Autre pièce d’un très fort intérêt, celle des dix lithographies tirées sur les presses de Mourlot, ici toutes avec des rehauts de gouache, édition du libraire Pierre Berès en 1952, d’après La Fée Électrique de 600 m² sur 250 panneaux en contreplaqué, commande pour l’Exposition internationale de 1937. Cette immense Fée est visible au musée d’Art moderne de Paris.
Le Paris de Dufy
5 mars - 12 septembre 2021. Exposition toujours fermée " temporairement " au 25 avril. https://museedemontmartre.fr/
19 mai 2021 - jusqu'au 2 janvier 2022
Musée de Montmartre - Jardins Renoir
12 rue Cortot – 75018 Paris
Commissariat Didier Schulmann, ancien Conservateur au Musée national d'art moderne/CCI - Centre Pompidou & Saskia Ooms, responsable de la conservation du Musée de Montmartre
#leparisdedufy
Catalogue co-édité par le Musée de Montmartre et In Fine éditions d’art. Bilingue français/anglais. 100 illustrations. 175 pages. 19,95 €. L’incise de Vertigo, de la photographie d’une des séquences du film d’Hitchcock, de l'historique du San Francisco Museum of the Legion of Honor interpelle dans le texte de Romy Golan Les tapisseries de Dufy : vignettes.

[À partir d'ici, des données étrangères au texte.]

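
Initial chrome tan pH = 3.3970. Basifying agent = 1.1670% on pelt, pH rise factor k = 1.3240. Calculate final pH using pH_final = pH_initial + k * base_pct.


Formula: pH_final = pH_initial + k * base_pct
Substituting: pH_final = 3.3970 + 1.3240 * 1.1670
Result: 4.9421


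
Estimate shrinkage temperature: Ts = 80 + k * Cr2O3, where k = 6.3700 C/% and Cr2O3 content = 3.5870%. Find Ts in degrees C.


Formula: Ts = 80 + k * Cr2O3
Substituting: Ts = 80 + 6.3700 * 3.5870
Result: 102.8492 C


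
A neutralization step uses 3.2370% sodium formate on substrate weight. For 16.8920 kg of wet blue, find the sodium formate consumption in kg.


Formula: Neutralizer = substrate * pct / 100
Substituting: Neutralizer = 16.8920 * 3.2370 / 100
Result: 0.5468 kg


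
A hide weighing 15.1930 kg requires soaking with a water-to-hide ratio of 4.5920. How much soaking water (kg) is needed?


Formula: Water = hide_weight * ratio
Substituting: Water = 15.1930 * 4.5920
Result: 69.7663 kg


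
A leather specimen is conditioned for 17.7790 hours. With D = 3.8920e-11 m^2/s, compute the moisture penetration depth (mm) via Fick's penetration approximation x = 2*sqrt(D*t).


t = 17.7790 hr * 3600 = 64004.4000 s
D * t = 3.8920e-11 * 64004.4000 = 2.4911e-06
x = 2 * sqrt(D*t) = 2 * sqrt(2.4911e-06) = 0.00315661 m = 3.1566 mm


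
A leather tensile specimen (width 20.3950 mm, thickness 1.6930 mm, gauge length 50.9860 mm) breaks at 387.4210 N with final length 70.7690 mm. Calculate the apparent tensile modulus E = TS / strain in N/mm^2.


TS = F / (w * t) = 387.4210 / (20.3950 * 1.6930) = 11.2202 N/mm^2
strain = (Lf - L0) / L0 = (70.7690 - 50.9860) / 50.9860 = 0.3880
E = TS / strain = 11.2202 / 0.3880 = 28.9175 N/mm^2


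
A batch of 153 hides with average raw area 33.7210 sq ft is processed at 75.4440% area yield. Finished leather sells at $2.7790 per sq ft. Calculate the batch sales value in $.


Raw_total = N * avg_area = 153 * 33.7210 = 5159.3130 sq ft
Finished = Raw_total * yield / 100 = 5159.3130 * 75.4440 / 100 = 3892.3921 sq ft
Value = Finished * price = 3892.3921 * 2.7790 = 10816.9576 $


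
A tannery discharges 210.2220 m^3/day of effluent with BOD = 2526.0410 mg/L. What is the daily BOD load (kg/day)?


Formula: BOD_load = volume * conc / 1000
Substituting: BOD_load = 210.2220 * 2526.0410 / 1000
Result: 531.0294 kg/day


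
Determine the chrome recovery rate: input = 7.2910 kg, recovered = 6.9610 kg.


Formula: Recovery = recovered / input * 100
Substituting: Recovery = 6.9610 / 7.2910 * 100
Result: 95.4739 %


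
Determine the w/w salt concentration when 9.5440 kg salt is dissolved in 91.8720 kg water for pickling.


Formula: Conc = salt / (water + salt) * 100
Substituting: Conc = 9.5440 / (91.8720 + 9.5440) * 100
Result: 9.4107 %


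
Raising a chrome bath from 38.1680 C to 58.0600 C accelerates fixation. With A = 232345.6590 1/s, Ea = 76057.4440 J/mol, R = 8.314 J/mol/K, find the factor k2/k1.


T1 = 38.1680 + 273.15 = 311.3180 K; T2 = 58.0600 + 273.15 = 331.2100 K
k1 = A * exp(-Ea/(R*T1)) = 232345.6590 * exp(-76057.4440/(8.314*311.3180)) = 4.0210e-08 1/s
k2 = A * exp(-Ea/(R*T2)) = 232345.6590 * exp(-76057.4440/(8.314*331.2100)) = 2.3485e-07 1/s
k2/k1 = 2.3485e-07 / 4.0210e-08 = 5.8406


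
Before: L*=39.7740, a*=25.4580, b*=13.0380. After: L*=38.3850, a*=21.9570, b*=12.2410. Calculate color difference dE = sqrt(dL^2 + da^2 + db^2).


dL = -1.3890, da = -3.5010, db = -0.7970
dE = sqrt((-1.3890)^2 + (-3.5010)^2 + (-0.7970)^2) = 3.8499


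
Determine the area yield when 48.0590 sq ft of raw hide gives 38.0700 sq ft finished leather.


Formula: Yield = finished / raw * 100
Substituting: Yield = 38.0700 / 48.0590 * 100
Result: 79.2151 %


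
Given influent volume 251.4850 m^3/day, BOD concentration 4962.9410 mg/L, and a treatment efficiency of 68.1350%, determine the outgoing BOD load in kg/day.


Load_in = volume * conc / 1000 = 251.4850 * 4962.9410 / 1000 = 1248.1052 kg/day
Removed = Load_in * eff / 100 = 1248.1052 * 68.1350 / 100 = 850.3965 kg/day
Load_out = Load_in - Removed = 1248.1052 - 850.3965 = 397.7087 kg/day


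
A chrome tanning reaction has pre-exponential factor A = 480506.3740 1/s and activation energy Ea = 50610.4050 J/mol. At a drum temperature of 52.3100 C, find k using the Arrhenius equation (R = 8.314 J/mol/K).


T_K = T_C + 273.15 = 52.3100 + 273.15 = 325.4600 K
exponent = -Ea / (R * T_K) = -50610.4050 / (8.314 * 325.4600) = -18.7039
k = A * exp(exponent) = 480506.3740 * exp(-18.7039) = 0.00361992 1/s


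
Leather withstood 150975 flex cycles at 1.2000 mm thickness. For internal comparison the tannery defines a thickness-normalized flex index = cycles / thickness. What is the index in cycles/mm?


Formula: Index = cycles / thickness
Substituting: Index = 150975 / 1.2000
Result: 125812.5000 cycles/mm


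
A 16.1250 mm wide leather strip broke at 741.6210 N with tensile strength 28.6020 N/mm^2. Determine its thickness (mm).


Formula: t = F / (TS * w)
Substituting: t = 741.6210 / (28.6020 * 16.1250)
Result: 1.6080 mm


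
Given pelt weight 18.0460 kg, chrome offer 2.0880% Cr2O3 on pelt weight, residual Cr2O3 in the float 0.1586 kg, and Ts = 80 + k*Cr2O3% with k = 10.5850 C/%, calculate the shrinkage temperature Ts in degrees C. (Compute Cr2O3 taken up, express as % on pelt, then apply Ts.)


Offered = pelt * offer_pct / 100 = 18.0460 * 2.0880 / 100 = 0.3768 kg
Uptake = offered - residual = 0.3768 - 0.1586 = 0.2182 kg
Cr2O3% on pelt = uptake / pelt * 100 = 0.2182 / 18.0460 * 100 = 1.2091 %
Ts = 80 + k * Cr2O3% = 80 + 10.5850 * 1.2091 = 92.7987 C


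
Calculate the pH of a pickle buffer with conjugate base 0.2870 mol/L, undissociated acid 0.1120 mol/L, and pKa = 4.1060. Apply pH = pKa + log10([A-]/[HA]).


ratio = [A-] / [HA] = 0.2870 / 0.1120 = 2.5625
log10(ratio) = 0.4087
pH = pKa + log10(ratio) = 4.1060 + 0.4087 = 4.5147


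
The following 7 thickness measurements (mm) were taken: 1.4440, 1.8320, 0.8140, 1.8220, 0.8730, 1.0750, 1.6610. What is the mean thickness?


Formula: Average = sum / n
Substituting: Average = 9.5210 / 7
Result: 1.3601 mm


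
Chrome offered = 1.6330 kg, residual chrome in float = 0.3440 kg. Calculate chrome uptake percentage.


Formula: Uptake = (offered - residual) / offered * 100
Substituting: Uptake = (1.6330 - 0.3440) / 1.6330 * 100
Result: 78.9345 %


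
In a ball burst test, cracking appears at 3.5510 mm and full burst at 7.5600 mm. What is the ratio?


Formula: Ratio = crack / burst
Substituting: Ratio = 3.5510 / 7.5600
Result: 0.4697


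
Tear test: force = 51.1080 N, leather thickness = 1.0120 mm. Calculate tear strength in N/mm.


Formula: Tear strength = force / thickness
Substituting: Tear strength = 51.1080 / 1.0120
Result: 50.5020 N/mm


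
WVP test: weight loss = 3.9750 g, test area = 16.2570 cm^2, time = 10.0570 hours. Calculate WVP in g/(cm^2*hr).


Formula: WVP = loss / (area * time)
Substituting: WVP = 3.9750 / (16.2570 * 10.0570)
Result: 0.0243124 g/(cm^2*hr)


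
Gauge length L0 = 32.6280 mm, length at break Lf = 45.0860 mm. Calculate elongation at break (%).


Formula: Elongation = (Lf - L0) / L0 * 100
Substituting: Elongation = (45.0860 - 32.6280) / 32.6280 * 100
Result: 38.1819 %


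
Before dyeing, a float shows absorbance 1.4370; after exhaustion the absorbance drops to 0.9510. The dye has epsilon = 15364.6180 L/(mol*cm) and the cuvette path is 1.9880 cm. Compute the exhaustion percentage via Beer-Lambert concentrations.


c_initial = A_i / (epsilon * l) = 1.4370 / (15364.6180 * 1.9880) = 4.7046e-05 mol/L
c_final = A_f / (epsilon * l) = 0.9510 / (15364.6180 * 1.9880) = 3.1135e-05 mol/L
Exhaustion = (c_initial - c_final) / c_initial * 100 = (4.7046e-05 - 3.1135e-05) / 4.7046e-05 * 100 = 33.8205 %


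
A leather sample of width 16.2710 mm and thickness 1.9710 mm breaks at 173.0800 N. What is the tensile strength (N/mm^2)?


Formula: TS = force / (width * thickness)
Substituting: TS = 173.0800 / (16.2710 * 1.9710)
Result: 5.3969 N/mm^2


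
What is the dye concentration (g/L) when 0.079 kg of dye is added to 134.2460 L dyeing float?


Formula: Conc = dye_mass(kg) / volume(L) * 1000
Substituting: Conc = 0.079 / 134.2460 * 1000
Result: 0.5885 g/L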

(1) André Robert, l'assistant de Dufy, puis aujourd’hui son fils Jacques et Isabelle Drouillard préservent ce lieu qui a gardé son âme, son ambiance de travail. Créée en juillet 2020, l’association L’atelier Raoul Dufy s’est fixée la conservation, la préservation, la protection et la valorisation de cet atelier, lieu de vie et de création du peintre, ainsi que des objets et œuvres en lien avec le lieu et le peintre.
https://www.helloasso.com/associations/atelier-raoul-dufy
Cet autoportrait de jeunesse de Raoul Dufy figurait à la vente De Caillebotte à Calder : Itinéraire d'une passion, une collection privée parisienne, Christie's Paris, 30 mars 2021 © photo Le curieux des arts Gilles Kraemer, Christies, exposition, lundi 29 mars 2021.